It was a little more than 20 years ago when we formed the first ideas of what is now known as LabVIEW. Our vision was to create something that would do for engineers and scientists what the spreadsheet did for financial analysts. What started as an idea in 1984 turned into the first LabVIEW release – LabVIEW 1.0 on the Apple Macintosh Plus in 1986. While a lot about LabVIEW has changed since 1986, its purpose and core concepts remain the same.
Today, the 20th anniversary edition of LabVIEW, LabVIEW 8.20, enables measurements in minutes using LabVIEW Express technologies, adds the ability to combine textual math with graphical programming, features object-oriented programming, and offers improvements for designing and targeting embedded devices. LabVIEW 8.20 does this by building on the principles that led to the first version in 1986 and to the success of LabVIEW over its 20-year history.

Figure 1: From LabVIEW 1 to LabVIEW 8.20
We attribute much of the LabVIEW development ease of use to two fundamental concepts - the front panel and block diagram, both present since LabVIEW 1.0. Creating a user interface by dragging and dropping controls and indicators and writing the code by wiring icons together are key elements of LabVIEW. The original LabVIEW block diagram has improved greatly by including additional models of programming. LabVIEW now has an event structure as well as custom timing structures, such as the timed loop and new diagram types, which include the simulation diagram. When we created LabVIEW 1.0, it was possible to control instruments over GPIB. With LabVIEW today, we have the power to run real-time applications, develop custom hardware using FPGAs, create communications and RF test systems, and design systems with embedded 32-bit processors. Throughout the development of LabVIEW, we have been committed to creating an open environment that provides connectivity to NI and third-party hardware and includes tools to reuse external software with LabVIEW- thus enabling maximum productivity gains for LabVIEW users.
As design cycles get compressed for shorter product time to market, silicon gate costs continue to decline as densities increase, and heterogeneous devices with multiple processors and FPGAs become more common resulting in designs with greater complexity and longer development cycles.

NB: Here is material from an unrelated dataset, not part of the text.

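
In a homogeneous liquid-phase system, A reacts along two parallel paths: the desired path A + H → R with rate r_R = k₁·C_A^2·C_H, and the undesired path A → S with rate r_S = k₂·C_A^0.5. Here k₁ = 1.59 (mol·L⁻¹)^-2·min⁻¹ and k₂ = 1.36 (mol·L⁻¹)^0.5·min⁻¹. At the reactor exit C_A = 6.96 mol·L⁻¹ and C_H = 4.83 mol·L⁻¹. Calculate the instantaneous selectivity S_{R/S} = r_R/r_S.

104

S_{R/S} = r_R/r_S = (k₁·C_A^2·C_H)/(k₂·C_A^0.5) = (k₁/k₂)·C_A^1.5·C_H.
= (1.59×6.960^2×4.830) / (1.36×6.960^0.5) = 372.0/3.588 = 104.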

For years, designers have hoped that approaching product design from a more software-oriented perspective would improve productivity. But any improvement so far has been modest at best, due mostly to increased computer performance. Traditional software development tools haven't improved productivity at anywhere near the pace that design complexity is increasing, let alone enough to shorten the design cycle.
The only way to achieve this type of productivity increase is through the use of graphical tools like LabVIEW. While graphical user interfaces have made computers more accessible and users more productive, the same benefits are available to designers using graphical design tools.

Figure 2: Graphical system design with LabVIEW and NI hardware enables rapid prototyping and design iteration to reduce the time from design to deployment.
Graphical dataflow programming lets engineers and domain experts rapidly develop and iterate designs, reducing the time from idea development to prototype to deployment. Graphical programming also is a highly interactive and responsive process that facilitates greater exploration, leading to a more optimized design.
Ideally, designers would work at a higher level of abstraction for the entire design. But it may be necessary to gain access to finer-grained details for the critical portions of the design that require the highest performance. Graphical programming is well suited to represent system components at different levels of abstraction.
Dataflow is a powerful model of computation. It's Turing-complete like any text-based language, but more flexible and inherently parallel. It's also a natural model for distributed systems. With the addition of a timed-loop structure, it can elegantly represent distributed multi-rate systems.
Graphical tools typically include a rich library of user interface components for displaying-data in many forms. Being able to probe and modify design parameters interactively through the user interface while the model runs is a very effective way to develop intuition about the design and explore alternatives quickly.
The unique combination of an interactive front-panel user interface and graphical structured dataflow diagrams has led to dramatic productivity gains. The continued refinement of graphical design tools, supported by computers with high-speed graphics engines, will be how design engineers achieve the high productivity levels required to reduce time-to-market with more complex designs in our highly competitive world.
And as we mark the 20th anniversary of LabVIEW with the release of LabVIEW 8.20, we are excited at the possibilities for LabVIEW, LabVIEW users, and graphical system design in continuing to make a difference and deliver higher quality designs and applications with lower development times.